Good sleep practices may boost performance in older shift workers
15 February, 2020
Older people working nights may feel more alert and sleep longer if indeed they stay up longer after moving away from work, then stay static in bed for a complete eight hours, getting up closer to the beginning of their shift, a tiny trial suggests.
For older employees assigned to a simulated overnight shift, timing sleep so they woke up nearer to the start of their next shift also resulted in better performance in work tasks, the study team reports in Occupational and Environmental Medicine.
Shift work has persons functioning at the same time when their internal systems promote sleep, the researchers write. This may affect older adults more because they have reduced capability to sleep throughout the day.
Past research has found that night workers tend fall asleep immediately after leaving work, and wake up many hours before their shifts start, so they've been awake longer when work commences compared to an average day worker.
"We realize the longer a person is awake, the more sleep pressure they build up," said senior author Dr Jeanne Duffy of Brigham and Women's Hospital in Boston and Harvard Medical School.
"We wanted to test if placement of sleep closer to the next night-shift would reduce sleepiness," Duffy said.
To see if behavior changes alone would change lives altogether sleep and work performance, the authors recruited two sets of nine adults each, ranging in age from mid-50s to early 60s. All participants spent 8-hour simulated work shifts in a lab at Brigham and Women's clinical research center but slept in the home.
All the participants "worked" for four day-shifts from 7 a.m. to 3 p.m., got a day off, and worked four night-shifts from 11 p.m. to 7 a.m. Through the shifts, researchers administered tests and tasks to determine sleepiness, attention and performance.
Participants could go to sleep if they wanted after day shifts. After night shifts, one group was instructed to remain out of bed until at least 1 p.m. then stay in bed for eight hours wanting to sleep. The other group was only told to delay going to bed until 1 p.m.
Predicated on sleep diaries and activity monitors, researchers discovered that prior to the analysis and while working day shifts, both groups spent roughly the same amount of time in bed and asleep: roughly 8 hours and just short of 7 hours, respectively.

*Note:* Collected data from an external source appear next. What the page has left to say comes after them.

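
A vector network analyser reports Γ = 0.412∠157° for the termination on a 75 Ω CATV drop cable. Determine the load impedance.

Z_L = Z_0·(1 + Γ)/(1 − Γ) = 75·(0.621 + j0.161)/(1.38 − j0.161)

Z_L ≈ 32.3 + j12.5 Ω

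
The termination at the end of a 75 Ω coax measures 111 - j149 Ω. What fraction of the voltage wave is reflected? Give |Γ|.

|Γ| ≈ 0.643

Γ = (Z_L − Z_0)/(Z_L + Z_0) = (36 − j149)/(186 − j149)
|Γ| = 153/238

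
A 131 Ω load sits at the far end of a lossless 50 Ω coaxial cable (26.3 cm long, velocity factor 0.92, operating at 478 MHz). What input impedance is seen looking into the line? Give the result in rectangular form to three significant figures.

λ = v/f = 0.92·c / 478 MHz = 0.577 m
βl = 2π·l/λ = 2π × 0.455 = 164°
tan(βl) = tan(164°) = -0.287
Z_in = Z_0·(Z_L + jZ_0·tanβl)/(Z_0 + jZ_L·tanβl)
     = 50·(131 − j14.4)/(50 − j37.6)

Z_in ≈ 90.5 + j53.8 Ω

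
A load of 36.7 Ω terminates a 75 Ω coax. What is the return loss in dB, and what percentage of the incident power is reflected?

Γ = (36.7 − 75)/(36.7 + 75) = -0.343
RL = −20·log₁₀(0.343) = 9.3 dB
P_refl/P_inc = |Γ|² = 0.118

RL ≈ 9.3 dB; 11.8% of incident power reflected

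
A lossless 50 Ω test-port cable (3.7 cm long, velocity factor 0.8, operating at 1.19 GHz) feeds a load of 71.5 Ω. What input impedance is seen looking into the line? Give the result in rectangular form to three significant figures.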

During night shifts, however, the group instructed to stay in bed for 8 hours did so and got as much sleep because they had before, as the group given no instructions spent less and less time everyday during intercourse while working night shifts.
For Duffy, a fascinating result was that whenever participants were instructed to sleep only in the afternoon and stay in bed for eight hours, they were able to average two hours more sleep daily than the comparison group.

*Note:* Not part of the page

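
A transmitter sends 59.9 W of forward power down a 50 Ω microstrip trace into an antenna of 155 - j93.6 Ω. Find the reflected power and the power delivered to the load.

P_reflected ≈ 23.3 W; P_delivered ≈ 36.6 W

|Γ| = |(105 − j93.6)/(205 − j93.6)| = 0.624
|Γ|² = 0.39
P_refl = |Γ|²·P_inc = 23.3 W, P_del = (1 − |Γ|²)·P_inc = 36.6 W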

The authors discovered that all of the participants were susceptible to losing focus on the night time shift when compared to the day, however the group that followed the sleep instructions performed somewhat better.
"The impact of night shift work on sleep deprivation, insomnia and downstream cardiovascular and mental health outcomes is so profound the American Association of Sleep Medicine has generated the diagnosis of Shift Work Sleep Disorder," said Dr Amanda Hassinger of the Jacobs School of Medicine and Biomedical Sciences at the University at Buffalo, NY, who wasn't mixed up in study.

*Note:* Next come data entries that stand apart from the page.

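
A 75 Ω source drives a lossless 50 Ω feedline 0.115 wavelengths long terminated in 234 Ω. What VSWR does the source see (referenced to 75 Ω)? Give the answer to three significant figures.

βl = 2π × 0.115 = 41.4°
tan(βl) = 0.882
Z_in = Z_0·(Z_L + jZ_0·tanβl)/(Z_0 + jZ_L·tanβl) = 23.1 − j51.1 Ω
Γ_s = (Z_in − Z_s)/(Z_in + Z_s) = (-51.9 − j51.1)/(98.1 − j51.1), |Γ_s| = 0.659
VSWR = (1 + |Γ_s|)/(1 − |Γ_s|)

VSWR ≈ 4.86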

Years after retirement, persons who suffer from this syndrome retain poor sleep patterns associated with stroke, heart attacks, hypertension and type-2 diabetes, Hassinger noted.
"If we are able to find the essential areas of sleep health that result in better overall health, we are able to design safer staffing models and shifts that make night employees healthy, happy and optimize the standard of their work," she added.